Montesquieu reloaded
Toda resaca electoral, como es natural, deposita en la tierra firme del debate democrático una gran cantidad de opiniones, declaraciones, diagnósticos, análisis o informes orientados, a menudo, a servir de welcome committee para los que se consideren llegados a buen puerto o destinados a poner orden en las balsas de los que se consideren naufragados. Más ensimismados de lo que muchos quisiéramos, estos intercambios obvian la celebración de un acontecimiento en el que la democracia española es primeriza, y que aportará sobresalientes beneficios para la ciudadanía de nuestro país. Hablo del horizonte de mayorías de geometría variable que se abre ante nosotros y nosotras, que dice mucho de la madurez, el optimismo y la confianza en sí mismo del pueblo español, a lo que me sumo desde esta tribuna.
Soy de las que piensan que los electores no se equivocan votando. De las que comprenden que los ciudadanos, con su voto y la perspicacia que les caracteriza, conocen muy bien los retos en los que se embarcan -y nos llevan consigo a los representantes políticos- con cada llamada a las urnas. El 26 de junio, los españoles han inaugurado un futuro en el que el Parlamento, por fin, será el centro de la democracia, la sala de mandos de las políticas que deban aplicarse para sacar a nuestra gente del abandono, el ágora abierta en la que levantar a pulso, a base de ideas, de diálogo y de justas motivaciones cada mayoría en pos de una reforma o de una ley de nuevo cuño.
Ya no servirán los rodillos. Ya no servirán las componendas a puerta cerrada. Ya no servirán los cambios de cromos. Valdrán la transparencia y la información, con lo que intuyo una nueva era dorada del periodismo y la comunicación. Valdrán la atención y la vigilancia de la ciudadanía, con lo que vaticino una nueva era dorada de la construcción democrática y el empoderamiento definitivo de la sociedad civil. Ya sabemos que hay voces que no lo ven así, que prefieren alarmarnos con que nuestra democracia corre el supuesto riesgo de “italianizarse”. La ceguera es libre y trabaja para el miedo cuando ignora que en países como Holanda, Alemania o Bélgica el multipartidismo lleva décadas aportando contrapesos, equilibrios y una cultura incontestable del debate público que ha llevado a estos países a las más altas cotas de prosperidad. El pesimismo de algunos trabaja para enmudecer a la gente e ignora que en democracias asentadas como la francesa o la norteamericana los gobiernos deben cohabitar a menudo con mayorías parlamentarias que no le son favorables, y no por ello el cielo se derrumba sobre sus cabezas.
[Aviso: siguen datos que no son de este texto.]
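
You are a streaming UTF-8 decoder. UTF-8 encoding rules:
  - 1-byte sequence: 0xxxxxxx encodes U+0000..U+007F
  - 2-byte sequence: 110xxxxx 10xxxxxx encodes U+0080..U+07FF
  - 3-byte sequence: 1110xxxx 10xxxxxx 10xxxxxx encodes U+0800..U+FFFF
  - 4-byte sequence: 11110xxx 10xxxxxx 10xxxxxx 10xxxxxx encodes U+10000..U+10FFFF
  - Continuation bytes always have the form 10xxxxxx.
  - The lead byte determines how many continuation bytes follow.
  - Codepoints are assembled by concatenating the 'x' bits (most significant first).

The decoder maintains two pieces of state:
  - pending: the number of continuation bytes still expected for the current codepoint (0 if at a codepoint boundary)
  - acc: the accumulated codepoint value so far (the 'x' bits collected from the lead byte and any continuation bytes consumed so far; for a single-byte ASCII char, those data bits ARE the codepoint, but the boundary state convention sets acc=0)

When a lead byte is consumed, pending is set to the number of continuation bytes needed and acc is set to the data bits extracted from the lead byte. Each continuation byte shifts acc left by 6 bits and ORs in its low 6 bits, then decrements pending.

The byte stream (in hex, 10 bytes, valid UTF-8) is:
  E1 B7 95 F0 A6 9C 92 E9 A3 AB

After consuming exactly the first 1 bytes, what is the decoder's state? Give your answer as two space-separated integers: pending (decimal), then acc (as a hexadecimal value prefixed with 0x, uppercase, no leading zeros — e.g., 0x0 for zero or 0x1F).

Answer: 2 0x1

Derivation:
Byte[0]=E1: 3-byte lead. pending=2, acc=0x1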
Parecíamos abocados a las mayorías absolutas o, a lo sumo, a cómodas mayorías simples con apoyos estables de partidos nacionalistas en este país. Es más, se nos decía que era la mejor de las fórmulas, el mejor de los mundos posibles por eso de que nuestra democracia -aseguraban los guionistas oficiales, hoy desmentidos por la realidad- era demasiado joven e inmadura.
Eso ha cambiado desde el 20 de diciembre y el 26 de junio. Ahora, con independencia de quien habite La Moncloa, existen mayorías contrarias posibles, que pueden intervenir en la conformación de la voluntad popular en sede parlamentaria. Mayorías de geometría variable esperando ser articuladas para aprobar textos legislativos que podrán contar o no con el apoyo del partido que esté en el Gobierno, pero que sin duda el Ejecutivo deberá también implementar, y toca articularlas en favor de la gente, toca remangarse y ponerse a trabajar desde ya para que las instituciones cumplan con la misión de ser útiles a la mayoría a las necesidades e intereses de la mayoría, a la que han dado la espalda durante demasiado tiempo.
Las diputadas y diputados no sólo se concentrarán en la tarea de control al Gobierno, que es la principal en la actualidad, o en enmendar textos elaborados por el Gobierno, que podrían o no tenerse en cuenta, sino que recuperarán su solemne función -esa que entronizara Montesquieu hace 250 años-, la de elaborar leyes, pudiendo hacerse más imprescindibles para sus respectivas circunscripciones y para los territorios de los que provienen.
Hace tiempo que la madurez campaba en la sociedad española. Ahora, también ha llegado al Parlamento democrático español. Toca quitarse el salitre del pasado. Toca prescindir de la venda o dejar de lamerse las heridas. El viento del pueblo, la brisa marina que sucede a la resaca, nos trae el yodo lenitivo de la democracia y del debate abierto. No nos lo vamos a perder. Este es, sin duda, mi primer compromiso.